271 Views Asked by At

I'm trying to understand if its possible to use edge-triggered epoll and avoid the need to call recv() to read from an epoll triggered READ event multiple times, every single time...

Take this scenario:

  • Server sends client say 64 bytes and then closes the socket.
  • Client ET epoll_wait triggers a read event on the client. Now lets say the close made it into the trigger ( I have seen this race where the close counts in this READ event).
  • Client reads into a buffer of say 4k.
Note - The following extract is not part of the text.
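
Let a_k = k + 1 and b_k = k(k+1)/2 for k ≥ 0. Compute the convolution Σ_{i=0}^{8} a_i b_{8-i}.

Write out a_i and b_{8-i} for i = 0,…,8 and sum the products.
Σ = 1·36 + 2·28 + 3·21 + 4·15 + 5·10 + 6·6 + 7·3 + 8·1 + 9·0 = 330.

330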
Now, to be optimal, I would hope that if you see that recv returns <4k ( the buffer size ) then you know there is no more data and you can get back into the epoll_wait . I think in general this does work, EXCEPT for the close() case. Since closing a socket is signaled by returning 0 bytes from the recv call on the client, it would appear that you HAVE to call recv again to ensure that you don't get a 0 back ( in the general case, you would get -1 with EWOULDBLOCK and continue on your merry way to the next epoll_wait call ).

Given this, it seems like one would always have to call recv twice per read event if you are using edge-triggered epoll... am I missing something here? It seems grossly inefficient

2

There are 2 best solutions below

0
On BEST ANSWER

Ok I've found the answer, I'm posting here to help someone else who hits this down the line. To account for this scenario in edge-triggered read processing, you need to add EPOLLRDHUP to your epoll interest. With this set, on the last "collapsed" data + close event, epoll_wait will return both EPOLLIN | EPOLLRDHUP. The application should read and then treat the EPOLLRDHUP as a close event

1
On

https://man7.org/linux/man-pages/man7/epoll.7.html

For stream-oriented files (e.g., pipe, FIFO, stream socket), the condition that the read/write I/O space is exhausted can also be detected by checking the amount of data read from / written to the target file descriptor. For example, if you call read(2) by asking to read a certain amount of data and read(2) returns a lower number of bytes, you can be sure of having exhausted the read I/O space for the file descriptor. The same is true when writing using write(2). (Avoid this latter technique if you cannot guarantee that the monitored file descriptor always refers to a stream-oriented file.)